- Born: Isolde Ganswindt 7 December 1889 Berlin, German Empire
- Died: 5 October 1951 (aged 61) Heidelberg, West Germany
- Citizenship: German
- Education: University of Berlin
- Spouse: Karl Wilhelm Hausser ​ ​(m. 1918; died 1933)​
- Children: Karl Hermann Hausser (1919–2001)
- Parents: Hermann Ganswindt (father); Anna Minna Fritsche (mother);
- Scientific career
- Fields: Physics
- Workplaces: Telefunken, Kaiser Wilhelm Institute for Medical Research, Max Planck Institute for Medical Research
- Thesis: Erzeugung und Empfang kurzer elektrischer Wellen (1914)

= Isolde Hausser =

German physicist (1889–1951)

Isolde Hausser (7 December 1889 – 5 October 1951) was a German physicist. She became the head of a department of the Max Planck Institute for Medical Research (then Kaiser Wilhelm Institute for Medical Research) in Heidelberg in 1935.

== Life and work ==
Ganswindt was the daughter of Hermann Ganswindt and his first wife Anna Minna (née Fritsche, 1866-1911). After graduating from the Chamisso School in Berlin-Schöneberg in 1909, she began studying physics, mathematics, and philosophy at the University of Berlin. In 1914, she received a doctorate degree in physics with a dissertation titled Erzeugung und Empfang kurzer elektrischer Wellen ("Production and reception of short electrical waves").

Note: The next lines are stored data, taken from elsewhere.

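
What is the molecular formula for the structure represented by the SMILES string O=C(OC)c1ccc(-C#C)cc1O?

Heavy atoms from the SMILES: 10 C, 3 O.
Implicit hydrogens by atom environment:
  3 × C (aromatic): 1 H each → 3
  3 × C (aromatic): no H
  2 × C: no H
  2 × O: no H
  1 × C: 3 H
  1 × C: 1 H
  1 × O: 1 H
  Total hydrogens = 8.
Molecular formula: C10H8O3

C10H8O3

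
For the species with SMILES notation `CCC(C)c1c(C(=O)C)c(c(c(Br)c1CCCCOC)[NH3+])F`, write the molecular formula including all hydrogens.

Heavy atoms from the SMILES: 1 Br, 17 C, 1 F, 1 N, 2 O.
Implicit hydrogens by atom environment:
  6 × C (aromatic): no H
  5 × C: 2 H each → 10
  4 × C: 3 H each → 12
  2 × O: no H
  1 × Br: no H
  1 × C: 1 H
  1 × C: no H
  1 × F: no H
  1 × N (charge +1): 3 H
  Total hydrogens = 26.
Net charge +1.
Molecular formula: C17H26BrFNO2+

C17H26BrFNO2+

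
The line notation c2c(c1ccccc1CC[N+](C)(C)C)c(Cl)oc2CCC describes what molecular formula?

C18H25ClNO+

Heavy atoms from the SMILES: 18 C, 1 Cl, 1 N, 1 O.
Implicit hydrogens by atom environment:
  5 × C (aromatic): 1 H each → 5
  5 × C (aromatic): no H
  4 × C: 3 H each → 12
  4 × C: 2 H each → 8
  1 × Cl: no H
  1 × N (charge +1): no H
  1 × O (aromatic): no H
  Total hydrogens = 25.
Net charge +1.
Molecular formula: C18H25ClNO+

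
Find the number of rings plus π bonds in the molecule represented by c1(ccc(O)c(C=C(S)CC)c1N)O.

Molecular formula from the SMILES: C10H13NO2S.
DoU = (2C + 2 + N − H − X)/2 = (2·10 + 2 + 1 − 13 − 0)/2 = 10/2 = 5.
(Structurally: 1 ring(s) + 4 π bond(s) = 5.)

5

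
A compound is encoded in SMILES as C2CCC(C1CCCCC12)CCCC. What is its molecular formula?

Heavy atoms from the SMILES: 14 C.
Implicit hydrogens by atom environment:
  10 × C: 2 H each → 20
  3 × C: 1 H each → 3
  1 × C: 3 H
  Total hydrogens = 26.
Molecular formula: C14H26

C14H26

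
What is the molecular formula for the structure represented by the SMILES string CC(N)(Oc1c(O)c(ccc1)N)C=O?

C9H12N2O3

Heavy atoms from the SMILES: 9 C, 2 N, 3 O.
Implicit hydrogens by atom environment:
  3 × C (aromatic): 1 H each → 3
  3 × C (aromatic): no H
  2 × N: 2 H each → 4
  2 × O: no H
  1 × C: 3 H
  1 × C: 1 H
  1 × C: no H
  1 × O: 1 H
  Total hydrogens = 12.
Molecular formula: C9H12N2O3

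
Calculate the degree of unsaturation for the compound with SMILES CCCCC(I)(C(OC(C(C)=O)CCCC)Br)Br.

Molecular formula from the SMILES: C13H23Br2IO2.
DoU = (2C + 2 + N − H − X)/2 = (2·13 + 2 + 0 − 23 − 3)/2 = 2/2 = 1.
(Structurally: 0 ring(s) + 1 π bond(s) = 1.)

1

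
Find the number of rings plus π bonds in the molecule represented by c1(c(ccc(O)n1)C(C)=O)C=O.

6

Molecular formula from the SMILES: C8H7NO3.
DoU = (2C + 2 + N − H − X)/2 = (2·8 + 2 + 1 − 7 − 0)/2 = 12/2 = 6.
(Structurally: 1 ring(s) + 5 π bond(s) = 6.)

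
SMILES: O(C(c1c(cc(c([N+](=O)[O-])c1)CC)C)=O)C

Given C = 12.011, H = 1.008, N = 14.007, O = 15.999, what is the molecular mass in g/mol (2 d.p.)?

Molecular formula: C11H13NO4.
M = 11×12.011 + 13×1.008 + 1×14.007 + 4×15.999 = 223.23 g/mol.

223.23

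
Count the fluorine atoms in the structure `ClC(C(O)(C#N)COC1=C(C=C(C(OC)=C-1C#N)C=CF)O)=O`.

The symbol for fluorine appears 1 time in the SMILES.

1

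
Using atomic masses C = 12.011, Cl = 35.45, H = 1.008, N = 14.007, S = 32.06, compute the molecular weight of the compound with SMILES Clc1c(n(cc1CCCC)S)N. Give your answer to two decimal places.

Molecular formula: C8H13ClN2S.
M = 8×12.011 + 1×35.45 + 13×1.008 + 2×14.007 + 1×32.06 = 204.72 g/mol.

204.72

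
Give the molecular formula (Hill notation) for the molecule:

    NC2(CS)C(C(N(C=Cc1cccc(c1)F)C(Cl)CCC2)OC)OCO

C18H26ClFN2O3S

Heavy atoms from the SMILES: 18 C, 1 Cl, 1 F, 2 N, 3 O, 1 S.
Implicit hydrogens by atom environment:
  5 × C: 2 H each → 10
  5 × C: 1 H each → 5
  4 × C (aromatic): 1 H each → 4
  2 × C (aromatic): no H
  2 × O: no H
  1 × C: 3 H
  1 × C: no H
  1 × Cl: no H
  1 × F: no H
  1 × N: 2 H
  1 × N: no H
  1 × O: 1 H
  1 × S: 1 H
  Total hydrogens = 26.
Molecular formula: C18H26ClFN2O3S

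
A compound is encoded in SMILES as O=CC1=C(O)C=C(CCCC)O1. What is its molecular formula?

C9H12O3

Heavy atoms from the SMILES: 9 C, 3 O.
Implicit hydrogens by atom environment:
  3 × C: 2 H each → 6
  3 × C (aromatic): no H
  1 × C: 3 H
  1 × C (aromatic): 1 H
  1 × C: 1 H
  1 × O: 1 H
  1 × O (aromatic): no H
  1 × O: no H
  Total hydrogens = 12.
Molecular formula: C9H12O3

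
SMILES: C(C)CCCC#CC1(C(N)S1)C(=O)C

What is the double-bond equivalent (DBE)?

4

Molecular formula from the SMILES: C11H17NOS.
DoU = (2C + 2 + N − H − X)/2 = (2·11 + 2 + 1 − 17 − 0)/2 = 8/2 = 4.
(Structurally: 1 ring(s) + 3 π bond(s) = 4.)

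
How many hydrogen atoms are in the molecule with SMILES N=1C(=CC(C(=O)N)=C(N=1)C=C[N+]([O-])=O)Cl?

5

Hydrogens are implicit in SMILES; fill each atom to its normal valence:
  3 × C (aromatic): no H
  2 × C: 1 H each → 2
  2 × N (aromatic): no H
  2 × O: no H
  1 × C (aromatic): 1 H
  1 × C: no H
  1 × Cl: no H
  1 × N: 2 H
  1 × N (charge +1): no H
  1 × O (charge -1): no H
  Total hydrogens = 5.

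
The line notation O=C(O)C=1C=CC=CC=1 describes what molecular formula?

C7H6O2

Heavy atoms from the SMILES: 7 C, 2 O.
Implicit hydrogens by atom environment:
  5 × C (aromatic): 1 H each → 5
  1 × C (aromatic): no H
  1 × C: no H
  1 × O: 1 H
  1 × O: no H
  Total hydrogens = 6.
Molecular formula: C7H6O2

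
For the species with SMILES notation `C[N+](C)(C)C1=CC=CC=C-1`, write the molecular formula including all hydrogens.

Heavy atoms from the SMILES: 9 C, 1 N.
Implicit hydrogens by atom environment:
  5 × C (aromatic): 1 H each → 5
  3 × C: 3 H each → 9
  1 × C (aromatic): no H
  1 × N (charge +1): no H
  Total hydrogens = 14.
Net charge +1.
Molecular formula: C9H14N+

C9H14N+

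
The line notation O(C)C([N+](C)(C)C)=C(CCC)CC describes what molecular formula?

Heavy atoms from the SMILES: 11 C, 1 N, 1 O.
Implicit hydrogens by atom environment:
  6 × C: 3 H each → 18
  3 × C: 2 H each → 6
  2 × C: no H
  1 × N (charge +1): no H
  1 × O: no H
  Total hydrogens = 24.
Net charge +1.
Molecular formula: C11H24NO+

C11H24NO+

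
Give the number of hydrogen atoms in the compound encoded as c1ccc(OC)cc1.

8

Hydrogens are implicit in SMILES; fill each atom to its normal valence:
  5 × C (aromatic): 1 H each → 5
  1 × C: 3 H
  1 × C (aromatic): no H
  1 × O: no H
  Total hydrogens = 8.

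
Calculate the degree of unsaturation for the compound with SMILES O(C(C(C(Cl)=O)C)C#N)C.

3

Molecular formula from the SMILES: C6H8ClNO2.
DoU = (2C + 2 + N − H − X)/2 = (2·6 + 2 + 1 − 8 − 1)/2 = 6/2 = 3.
(Structurally: 0 ring(s) + 3 π bond(s) = 3.)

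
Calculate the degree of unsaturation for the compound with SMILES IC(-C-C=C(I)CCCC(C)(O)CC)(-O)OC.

Molecular formula from the SMILES: C12H22I2O3.
DoU = (2C + 2 + N − H − X)/2 = (2·12 + 2 + 0 − 22 − 2)/2 = 2/2 = 1.
(Structurally: 0 ring(s) + 1 π bond(s) = 1.)

1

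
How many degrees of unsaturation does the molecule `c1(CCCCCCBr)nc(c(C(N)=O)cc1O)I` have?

5

Molecular formula from the SMILES: C12H16BrIN2O2.
DoU = (2C + 2 + N − H − X)/2 = (2·12 + 2 + 2 − 16 − 2)/2 = 10/2 = 5.
(Structurally: 1 ring(s) + 4 π bond(s) = 5.)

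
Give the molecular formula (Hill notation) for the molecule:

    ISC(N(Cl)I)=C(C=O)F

C3HClFI2NOS

Heavy atoms from the SMILES: 3 C, 1 Cl, 1 F, 2 I, 1 N, 1 O, 1 S.
Implicit hydrogens by atom environment:
  2 × C: no H
  2 × I: no H
  1 × C: 1 H
  1 × Cl: no H
  1 × F: no H
  1 × N: no H
  1 × O: no H
  1 × S: no H
  Total hydrogens = 1.
Molecular formula: C3HClFI2NOS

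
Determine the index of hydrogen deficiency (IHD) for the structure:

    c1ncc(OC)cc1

Molecular formula from the SMILES: C6H7NO.
DoU = (2C + 2 + N − H − X)/2 = (2·6 + 2 + 1 − 7 − 0)/2 = 8/2 = 4.
(Structurally: 1 ring(s) + 3 π bond(s) = 4.)

4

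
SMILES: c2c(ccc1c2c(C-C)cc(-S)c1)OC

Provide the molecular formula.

C13H14OS

Heavy atoms from the SMILES: 13 C, 1 O, 1 S.
Implicit hydrogens by atom environment:
  5 × C (aromatic): 1 H each → 5
  5 × C (aromatic): no H
  2 × C: 3 H each → 6
  1 × C: 2 H
  1 × O: no H
  1 × S: 1 H
  Total hydrogens = 14.
Molecular formula: C13H14OS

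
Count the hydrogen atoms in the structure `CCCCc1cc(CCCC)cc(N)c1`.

23

Hydrogens are implicit in SMILES; fill each atom to its normal valence:
  6 × C: 2 H each → 12
  3 × C (aromatic): 1 H each → 3
  3 × C (aromatic): no H
  2 × C: 3 H each → 6
  1 × N: 2 H
  Total hydrogens = 23.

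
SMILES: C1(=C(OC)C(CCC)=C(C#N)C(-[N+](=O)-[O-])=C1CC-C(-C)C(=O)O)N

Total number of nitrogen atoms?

3

The symbol for nitrogen appears 3 times in the SMILES.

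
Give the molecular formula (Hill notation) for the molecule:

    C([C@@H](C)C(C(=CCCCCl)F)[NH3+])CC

C11H22ClFN+

Heavy atoms from the SMILES: 11 C, 1 Cl, 1 F, 1 N.
Implicit hydrogens by atom environment:
  5 × C: 2 H each → 10
  3 × C: 1 H each → 3
  2 × C: 3 H each → 6
  1 × C: no H
  1 × Cl: no H
  1 × F: no H
  1 × N (charge +1): 3 H
  Total hydrogens = 22.
Net charge +1.
Molecular formula: C11H22ClFN+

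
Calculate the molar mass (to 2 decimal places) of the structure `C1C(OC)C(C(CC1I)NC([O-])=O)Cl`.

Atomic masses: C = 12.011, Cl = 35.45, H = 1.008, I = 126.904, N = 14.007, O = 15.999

Molecular formula: C8H12ClINO3-.
M = 8×12.011 + 1×35.45 + 12×1.008 + 1×126.904 + 1×14.007 + 3×15.999 = 332.54 g/mol.

332.54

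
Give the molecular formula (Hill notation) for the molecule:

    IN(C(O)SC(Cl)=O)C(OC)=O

Heavy atoms from the SMILES: 4 C, 1 Cl, 1 I, 1 N, 4 O, 1 S.
Implicit hydrogens by atom environment:
  3 × O: no H
  2 × C: no H
  1 × C: 3 H
  1 × C: 1 H
  1 × Cl: no H
  1 × I: no H
  1 × N: no H
  1 × O: 1 H
  1 × S: no H
  Total hydrogens = 5.
Molecular formula: C4H5ClINO4S

C4H5ClINO4S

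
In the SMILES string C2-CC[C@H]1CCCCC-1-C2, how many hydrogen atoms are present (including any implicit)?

Hydrogens are implicit in SMILES; fill each atom to its normal valence:
  8 × C: 2 H each → 16
  2 × C: 1 H each → 2
  Total hydrogens = 18.

18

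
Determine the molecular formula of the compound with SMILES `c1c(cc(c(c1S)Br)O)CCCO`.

Heavy atoms from the SMILES: 1 Br, 9 C, 2 O, 1 S.
Implicit hydrogens by atom environment:
  4 × C (aromatic): no H
  3 × C: 2 H each → 6
  2 × C (aromatic): 1 H each → 2
  2 × O: 1 H each → 2
  1 × Br: no H
  1 × S: 1 H
  Total hydrogens = 11.
Molecular formula: C9H11BrO2S

C9H11BrO2S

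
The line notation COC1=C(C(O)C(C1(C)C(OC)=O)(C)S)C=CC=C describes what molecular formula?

C14H20O4S

Heavy atoms from the SMILES: 14 C, 4 O, 1 S.
Implicit hydrogens by atom environment:
  5 × C: no H
  4 × C: 3 H each → 12
  4 × C: 1 H each → 4
  3 × O: no H
  1 × C: 2 H
  1 × O: 1 H
  1 × S: 1 H
  Total hydrogens = 20.
Molecular formula: C14H20O4S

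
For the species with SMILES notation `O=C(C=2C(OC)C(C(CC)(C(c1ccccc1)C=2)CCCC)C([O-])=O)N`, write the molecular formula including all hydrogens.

Heavy atoms from the SMILES: 21 C, 1 N, 4 O.
Implicit hydrogens by atom environment:
  5 × C (aromatic): 1 H each → 5
  4 × C: 2 H each → 8
  4 × C: 1 H each → 4
  4 × C: no H
  3 × C: 3 H each → 9
  3 × O: no H
  1 × C (aromatic): no H
  1 × N: 2 H
  1 × O (charge -1): no H
  Total hydrogens = 28.
Net charge -1.
Molecular formula: C21H28NO4-

C21H28NO4-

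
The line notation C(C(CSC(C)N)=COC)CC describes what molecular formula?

Heavy atoms from the SMILES: 9 C, 1 N, 1 O, 1 S.
Implicit hydrogens by atom environment:
  3 × C: 3 H each → 9
  3 × C: 2 H each → 6
  2 × C: 1 H each → 2
  1 × C: no H
  1 × N: 2 H
  1 × O: no H
  1 × S: no H
  Total hydrogens = 19.
Molecular formula: C9H19NOS

C9H19NOS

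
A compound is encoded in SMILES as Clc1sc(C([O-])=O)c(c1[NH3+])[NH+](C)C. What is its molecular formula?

C7H10ClN2O2S+

Heavy atoms from the SMILES: 7 C, 1 Cl, 2 N, 2 O, 1 S.
Implicit hydrogens by atom environment:
  4 × C (aromatic): no H
  2 × C: 3 H each → 6
  1 × C: no H
  1 × Cl: no H
  1 × N (charge +1): 3 H
  1 × N (charge +1): 1 H
  1 × O: no H
  1 × O (charge -1): no H
  1 × S (aromatic): no H
  Total hydrogens = 10.
Net charge +1.
Molecular formula: C7H10ClN2O2S+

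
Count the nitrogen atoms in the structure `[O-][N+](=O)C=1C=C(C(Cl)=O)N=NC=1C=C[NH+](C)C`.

4

The symbol for nitrogen appears 4 times in the SMILES.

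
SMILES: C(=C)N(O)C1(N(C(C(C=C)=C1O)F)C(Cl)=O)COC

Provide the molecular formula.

Heavy atoms from the SMILES: 11 C, 1 Cl, 1 F, 2 N, 4 O.
Implicit hydrogens by atom environment:
  4 × C: no H
  3 × C: 2 H each → 6
  3 × C: 1 H each → 3
  2 × N: no H
  2 × O: 1 H each → 2
  2 × O: no H
  1 × C: 3 H
  1 × Cl: no H
  1 × F: no H
  Total hydrogens = 14.
Molecular formula: C11H14ClFN2O4

C11H14ClFN2O4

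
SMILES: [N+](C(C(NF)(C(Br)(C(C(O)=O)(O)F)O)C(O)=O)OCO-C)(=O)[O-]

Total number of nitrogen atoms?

2

The symbol for nitrogen appears 2 times in the SMILES.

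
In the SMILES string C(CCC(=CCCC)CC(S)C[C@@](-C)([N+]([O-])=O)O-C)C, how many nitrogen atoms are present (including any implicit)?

1

The symbol for nitrogen appears 1 time in the SMILES.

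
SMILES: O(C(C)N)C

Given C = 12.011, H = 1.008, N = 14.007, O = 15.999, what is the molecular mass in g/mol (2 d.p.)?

75.11

Molecular formula: C3H9NO.
M = 3×12.011 + 9×1.008 + 1×14.007 + 1×15.999 = 75.11 g/mol.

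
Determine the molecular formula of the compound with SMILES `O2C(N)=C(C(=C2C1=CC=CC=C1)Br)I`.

Heavy atoms from the SMILES: 1 Br, 10 C, 1 I, 1 N, 1 O.
Implicit hydrogens by atom environment:
  5 × C (aromatic): 1 H each → 5
  5 × C (aromatic): no H
  1 × Br: no H
  1 × I: no H
  1 × N: 2 H
  1 × O (aromatic): no H
  Total hydrogens = 7.
Molecular formula: C10H7BrINO

C10H7BrINO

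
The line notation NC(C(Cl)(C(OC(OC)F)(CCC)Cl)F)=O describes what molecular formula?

C8H13Cl2F2NO3

Heavy atoms from the SMILES: 8 C, 2 Cl, 2 F, 1 N, 3 O.
Implicit hydrogens by atom environment:
  3 × C: no H
  3 × O: no H
  2 × C: 3 H each → 6
  2 × C: 2 H each → 4
  2 × Cl: no H
  2 × F: no H
  1 × C: 1 H
  1 × N: 2 H
  Total hydrogens = 13.
Molecular formula: C8H13Cl2F2NO3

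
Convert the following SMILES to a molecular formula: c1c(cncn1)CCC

Heavy atoms from the SMILES: 7 C, 2 N.
Implicit hydrogens by atom environment:
  3 × C (aromatic): 1 H each → 3
  2 × C: 2 H each → 4
  2 × N (aromatic): no H
  1 × C: 3 H
  1 × C (aromatic): no H
  Total hydrogens = 10.
Molecular formula: C7H10N2

C7H10N2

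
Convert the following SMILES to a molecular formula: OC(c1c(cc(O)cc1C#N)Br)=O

C8H4BrNO3

Heavy atoms from the SMILES: 1 Br, 8 C, 1 N, 3 O.
Implicit hydrogens by atom environment:
  4 × C (aromatic): no H
  2 × C (aromatic): 1 H each → 2
  2 × C: no H
  2 × O: 1 H each → 2
  1 × Br: no H
  1 × N: no H
  1 × O: no H
  Total hydrogens = 4.
Molecular formula: C8H4BrNO3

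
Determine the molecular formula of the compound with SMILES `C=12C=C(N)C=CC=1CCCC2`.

C10H13N

Heavy atoms from the SMILES: 10 C, 1 N.
Implicit hydrogens by atom environment:
  4 × C: 2 H each → 8
  3 × C (aromatic): 1 H each → 3
  3 × C (aromatic): no H
  1 × N: 2 H
  Total hydrogens = 13.
Molecular formula: C10H13N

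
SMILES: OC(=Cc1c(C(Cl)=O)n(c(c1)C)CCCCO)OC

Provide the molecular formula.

Heavy atoms from the SMILES: 13 C, 1 Cl, 1 N, 4 O.
Implicit hydrogens by atom environment:
  4 × C: 2 H each → 8
  3 × C (aromatic): no H
  2 × C: 3 H each → 6
  2 × C: no H
  2 × O: 1 H each → 2
  2 × O: no H
  1 × C (aromatic): 1 H
  1 × C: 1 H
  1 × Cl: no H
  1 × N (aromatic): no H
  Total hydrogens = 18.
Molecular formula: C13H18ClNO4

C13H18ClNO4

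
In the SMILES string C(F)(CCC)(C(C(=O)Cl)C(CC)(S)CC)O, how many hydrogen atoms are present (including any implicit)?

20

Hydrogens are implicit in SMILES; fill each atom to its normal valence:
  4 × C: 2 H each → 8
  3 × C: 3 H each → 9
  3 × C: no H
  1 × C: 1 H
  1 × Cl: no H
  1 × F: no H
  1 × O: 1 H
  1 × O: no H
  1 × S: 1 H
  Total hydrogens = 20.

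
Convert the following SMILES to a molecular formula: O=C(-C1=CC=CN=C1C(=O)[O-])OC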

From 1914 to 1929 she worked as a staff member in the research department of Telefunken in Berlin under the direction of Hans Rukop (1883-1958), with whom she also published several research papers. She married the physicist Karl Wilhelm Hausser (1887-1933) in 1918, with whom she had a son, Karl Hermann Hausser (1919-2001). In 1929 she joined the Kaiser Wilhelm Institute for Medical Research in Heidelberg, where she became head of an independent department in 1935. The Kaiser Wilhelm Institute for Medical Research later became the Max Planck Institute for Medical Research. She worked there until her death in 1951.

Isolde Hausser made contributions to vacuum tube research, the physics underlying radiation therapy, radar technology, and research on radiation in medicine.

The Isolde-Hausser-Straße ("Isolde Hausser street") in Königs Wusterhausen is named after her.